L'Europe de l'Est au Moyen Âge: quoi, où, quand

Par Alice Isabella Sullivan

Tout au long de la période médiévale, l'Europe de l'Est s'est trouvée au carrefour de différentes traditions - parmi lesquelles latines, grecques, slaves et islamiques - qui ont informé les développements politiques, militaires, économiques, culturels et artistiques locaux. Alors que l'Occident médiéval a établi ses bases dans l'érudition et l'imagination populaire, on en sait relativement peu sur les pays, les peuples, les cultures et les histoires de l'Europe de l'Est au Moyen Âge en dehors des communautés locales et des cercles de spécialistes universitaires.

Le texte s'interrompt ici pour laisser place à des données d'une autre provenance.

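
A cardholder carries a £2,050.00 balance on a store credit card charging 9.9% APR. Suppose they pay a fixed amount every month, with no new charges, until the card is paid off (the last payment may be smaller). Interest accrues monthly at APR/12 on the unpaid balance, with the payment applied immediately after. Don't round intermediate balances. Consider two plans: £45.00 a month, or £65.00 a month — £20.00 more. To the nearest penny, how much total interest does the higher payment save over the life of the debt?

Monthly rate r = 9.9%/12 = 0.825% = 0.00825.
At £45.00/mo: n = ⌈−ln(1 − rB₀/P)/ln(1+r)⌉ = 58 payments (last £16.57); total interest = total paid − £2,050.00 = £531.57.
At £65.00/mo: 37 payments (last £44.23); total interest £334.23.
Interest saved = £531.57 − £334.23 = £197.34.

£197.34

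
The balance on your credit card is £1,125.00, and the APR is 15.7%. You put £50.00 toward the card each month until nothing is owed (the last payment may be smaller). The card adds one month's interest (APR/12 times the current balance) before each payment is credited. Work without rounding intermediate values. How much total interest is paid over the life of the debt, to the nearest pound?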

Les incohérences dans la définition de ce qu'est réellement l'Europe de l'Est, ou l'Europe du Sud-Est, ou l'Europe centrale, ou l'Europe du centre-est à un moment donné ont été responsables de la marginalisation de ces terres. Parfois, certaines régions de la péninsule balkanique, des montagnes des Carpates et plus au nord ont été incluses dans les géographies et les conversations; à d'autres moments, ils ont été exclus et ignorés complètement. Pendant une grande partie de la période médiévale, les territoires d'Europe de l'Est - comme les royaumes hongrois et polono-lituaniens, les principautés de Valachie, de Moldavie et de Transylvanie autour des montagnes des Carpates (qui formèrent plus tard le pays de la Roumanie moderne), les puissances de Kievan Rus ' , La Moscovie, la Serbie et la Bulgarie - ont connu des frontières politiques changeantes qui compliquent le tableau.

Aujourd'hui, ces terres sont situées dans de nombreux pays différents, chacun avec sa propre langue et ses propres coutumes. L'histoire est changeante et complexe mais aussi enrichissante et pourrait offrir beaucoup à notre compréhension de l'interdépendance du monde médiéval et des différentes traditions qui ont contribué au développement des coutumes locales.

Les spécificités de chaque région qui constitue l'Europe de l'Est et, à l'époque moderne, la politique et les approches nationalistes, ont renforcé les tendances à les traiter séparément, empêchant les chercheurs de se demander si des aspects des développements locaux pouvaient être considérés comme des expressions d'histoires partagées. Pendant une grande partie du XXe siècle, les agendas idéologiques, les préjugés dans l’écriture historique et les difficultés d’accès physique et intellectuel à l’Europe de l’Est ont contribué à ce problème.

Le rideau de fer a également créé des barrières réelles et idéologiques, séparant l'Europe de l'Est d'une grande partie du reste du continent. L'accès aux personnes, aux sites et aux connaissances était limité. Mais depuis les événements de 1989 et la chute des régimes communistes, une image plus prismatique des terres de l'Est commence à émerger, même si beaucoup de travail reste à faire.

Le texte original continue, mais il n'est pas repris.